The agency said that the government will consider the matter comprehensively.
Under ordinary circumstances, the Japanese government would submit a recommendation to UNESCO by Feb. 1 next year after obtaining approval from related ministries and agencies and the Cabinet.
As South Korea claims that workers from the Korean Peninsula were forced to work at the Sado mines, however, it is unclear whether the Japanese government will recommend the site for World Heritage listing.
Yomiuri Shimbun
You can read more at the link.
Sadly, GI, you’re probably correct.
Asian cultures, in general, tend to view the sins of those long dead as their own, or those of others, and don’t typically publish them.
This blocks mutual understanding and forgiveness.
Speak to your buddies in Tokyo. You do realize that’s South Korea’s position, right? The Japanese government doesn’t recognize them as forced laborers. I’m surprised you didn’t parrot Japan’s position that the 1965 treaty means Japan has the right to distort history as any way they like.
Prior to this, there was another case involving Japan and UNESCO.
The 2015 agreement between Japan and South Korea said Japan would install exhibits for the forced laborers, in return for UNESCO recognizing a site in Japan (where thousands of Korean slaves were worked/tortured to death), as a world heritage site.
But UNESCO concluded that Japan broke that promise.
When the American movie “Unbroken” directed by Angelina Jolie was released in 2014, Japan charged the movie of “Racism” against the Japanese saying the story of abuses against American POW forced laborers were lies. Angelina Jolie was temporarily banned from entering Japan by the Japanese government.

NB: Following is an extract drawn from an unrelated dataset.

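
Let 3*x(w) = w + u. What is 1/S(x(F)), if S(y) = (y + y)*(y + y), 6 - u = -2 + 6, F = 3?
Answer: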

And for a short while, the movie was even banned in Japan.
Japanese Nationalists complained about the film’s depiction of sadistic Japanese guards against US POWs during WWII, but Tokyo cinema ended up deciding to show it despite the charges that it was anti-Japan racism.
The actor who played the sadistic Japanese guard was played by a Japanese actor who was half Korean and half Japanese. He was blacked balled in Japan as a dirty Korean who was making Japan look bad.